EW: Tune in Tomorrow

EW: Tune in Tomorrow

Orchestra Next and Eugene Ballet bring live music back to dance

One day last winter, UO music professor Brian McWhorter chanced to encounter Eugene Ballet Executive Director Riley Grannan at a local cafe. The company had recently performed McWhorter’s original score, Tyranny of the Senses, he had just played trumpet with Portland’s Oregon Ballet Theater and next year, his young children would be old enough to attend their first performance of Tchaikovsky’s Christmas perennial, The Nutcracker. Maybe they could see dad play in the Eugene Ballet orchestra. Alas, Grannan informed McWhorter, the company hadn’t been able to afford to use live musicians for the show since 2008.
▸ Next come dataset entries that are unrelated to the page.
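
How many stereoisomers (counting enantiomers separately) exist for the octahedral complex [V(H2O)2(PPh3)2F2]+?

In an octahedral complex each vertex has one trans partner and four cis neighbours.
The distinct arrangements are (5 in all): H2O trans, PPh3 trans, F trans; H2O cis, PPh3 cis, F trans; H2O cis, PPh3 trans, F cis; H2O cis, PPh3 cis, F cis (chiral); H2O trans, PPh3 cis, F cis.
One of these lacks any improper symmetry element and so occurs as an enantiomeric pair, giving 5 + 1 = 6 stereoisomers in total.

6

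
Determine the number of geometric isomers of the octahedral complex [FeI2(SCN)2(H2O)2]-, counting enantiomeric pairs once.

5

An octahedron has six vertices in three trans pairs; every non-trans pair is cis.
Systematic placement gives 5 geometric isomers: I trans, SCN trans, H2O trans; I cis, SCN cis, H2O trans; I cis, SCN trans, H2O cis; I cis, SCN cis, H2O cis (chiral); I trans, SCN cis, H2O cis.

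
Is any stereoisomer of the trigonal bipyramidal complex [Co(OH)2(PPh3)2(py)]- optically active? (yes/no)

yes

In a trigonal bipyramid the two axial positions differ from the three equatorial ones.
Exhaustive case analysis gives 5 geometric isomers.
One of these lacks any improper symmetry element and so occurs as an enantiomeric pair, giving 5 + 1 = 6 stereoisomers in total.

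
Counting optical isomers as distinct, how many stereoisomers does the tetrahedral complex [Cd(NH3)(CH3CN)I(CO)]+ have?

2

All four vertices of a tetrahedron are equivalent and mutually adjacent, so cis/trans isomerism cannot arise.
Only one geometric arrangement is possible; it has no improper symmetry element, so it exists as a pair of enantiomers (2 stereoisomers).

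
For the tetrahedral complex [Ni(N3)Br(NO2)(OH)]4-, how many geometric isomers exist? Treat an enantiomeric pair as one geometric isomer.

1

In a tetrahedral complex all four positions are equivalent and every pair of ligands is adjacent — there is no cis/trans distinction.
Only one geometric arrangement is possible; it has no improper symmetry element, so it exists as a pair of enantiomers (2 stereoisomers).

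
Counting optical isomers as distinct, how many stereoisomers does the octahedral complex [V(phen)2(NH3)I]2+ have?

Each phen is bidentate and must span two cis positions.
There are 2 geometric isomers: NH3 and I mutually trans; NH3 and I mutually cis (chiral).
One of these lacks any improper symmetry element and so occurs as an enantiomeric pair, giving 2 + 1 = 3 stereoisomers in total.

3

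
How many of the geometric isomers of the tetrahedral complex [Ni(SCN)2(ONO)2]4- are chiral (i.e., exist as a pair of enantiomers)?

0

In a tetrahedral complex all four positions are equivalent and every pair of ligands is adjacent — there is no cis/trans distinction.
Only one geometric arrangement is possible.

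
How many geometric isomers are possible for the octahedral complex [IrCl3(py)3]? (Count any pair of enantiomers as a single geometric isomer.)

2

The six octahedral sites form three mutually perpendicular trans pairs.
Systematic placement gives 2 geometric isomers: Cl mer; Cl fac.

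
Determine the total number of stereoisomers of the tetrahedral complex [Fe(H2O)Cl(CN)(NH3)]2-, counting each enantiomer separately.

2

In a tetrahedral complex all four positions are equivalent and every pair of ligands is adjacent — there is no cis/trans distinction.
Only one geometric arrangement is possible; it has no improper symmetry element, so it exists as a pair of enantiomers (2 stereoisomers).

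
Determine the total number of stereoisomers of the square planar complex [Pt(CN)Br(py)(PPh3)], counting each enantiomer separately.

3

A square has two trans pairs of vertices; adjacent vertices are cis.
The distinct arrangements are (3 in all): (Br/PPh3 trans, CN/py trans); (Br/py trans, CN/PPh3 trans); (Br/CN trans, PPh3/py trans).
Each arrangement has an internal mirror plane or centre of symmetry, so none is chiral.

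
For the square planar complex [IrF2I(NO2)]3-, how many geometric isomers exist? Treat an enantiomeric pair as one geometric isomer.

2

In a square planar complex each vertex has one trans partner and two cis neighbours.
Systematic placement gives 2 geometric isomers: F cis; F trans.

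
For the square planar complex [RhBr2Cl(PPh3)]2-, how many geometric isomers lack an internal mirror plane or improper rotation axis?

0

A square has two trans pairs of vertices; adjacent vertices are cis.
There are 2 geometric isomers: Br cis; Br trans.
Each arrangement has an internal mirror plane or centre of symmetry, so none is chiral.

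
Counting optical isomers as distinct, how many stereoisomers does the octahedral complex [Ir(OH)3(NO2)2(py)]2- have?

An octahedron has six vertices in three trans pairs; every non-trans pair is cis.
Working through the distinct placements yields 3 geometric isomers: OH mer, NO2 trans; OH fac, NO2 cis; OH mer, NO2 cis.
Each arrangement has an internal mirror plane or centre of symmetry, so none is chiral.

3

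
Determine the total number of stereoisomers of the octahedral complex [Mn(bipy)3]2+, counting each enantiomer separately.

An octahedron has six vertices in three trans pairs; every non-trans pair is cis.
Each bipy is bidentate and must span two cis positions.
Only one geometric arrangement is possible; it has no improper symmetry element, so it exists as a pair of enantiomers (2 stereoisomers).

2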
McWhorter was appalled. To him, and to many choreographers and dancers, the energy of live music, even with the unpredictability of human performers, invigorates dance in a way no recording ever can. But caught in a chronic funding crunch, many dance companies have substituted pre-recorded music for paid live musicians to cut costs.

“How about if I get an orchestra together for you?” McWhorter offered, rashly. He’d conduct it himself if he had to. Grannan agreed. McWhorter, a jazzman from way back, quickly realized how impetuous his improvisation had been. “I didn’t have an orchestra, I didn’t have money to pay an orchestra and I’d never conducted an orchestra before,” he recalls. Yet he knew he had to try.

In fact, he’d been thinking about the need for a particular kind of orchestra for a while. A one-time whiz kid on the New York avant garde music scene after graduating from the UO in 1998, McWhorter had returned to his alma mater a few years ago to take a faculty position. As an educator, he knew that budding musicians needed mentored live performance opportunities. He’d seen the value of such a training orchestra in conductor Benjamin Zander’s Boston Philharmonic, which complemented the eminent professional Boston Symphony. But neither the ballet nor the Eugene Symphony would lead such an effort here.

So despite his busy academic and professional careers (primarily with his ensemble Beta Collide), McWhorter decided to create Orchestra Next.

Using his abundant musical connections, Facebook and other social media, McWhorter reached out to schools, private teachers and other youth orchestras and institutions. In a few weeks, more than 60 applicants (as young as 16 and as old as 65, some from as far away as New York City) auditioned via videos submitted through YouTube attesting to the desperate need for learning and performing opportunities for emerging musicians. He chose 30 students and 15 professionals (many from the UO) who’d be their mentors.

Rather than charging tuition, McWhorter decided instead to pay the students a $250 stipend; the pros get union scale. To play four ballet performances and three rehearsals would cost $20,000. McWhorter decided to crowdsource the funding using the donation site IndieGoGo. So far, with money pledged there and from other supporters, including Eugene Ballet’s dancers, he’s raised $13,000. Although he’s far from wealthy, McWhorter (who’s spearheaded musical fundraisers for good causes from Katrina relief to climate change awareness) will probably wind up financing much of the rest it himself. And he won’t pay himself a dime.

But he knows it’ll be worth it. If Orchestra Next succeeds, this weekend’s The Nutcrackerperformances will be only the beginning of a permanent regional training orchestra. Groups like the ballet that are forced to rely on canned sound — and most important, their audiences — could regain the thrill of live performances. And McWhorter himself has already benefited.

“I’ve learned so much,” he explains. “The politics and practical stuff about fundraising and publicity aside, musically I feel like I’ve grown a lot these last few months just working on this score. It’s been surprisingly challenging.” But he has extra motivation. “My 2-year-old wakes up every morning and wants to put on her ballerina costume,” he says. “She wants me to get my baton out and practice.”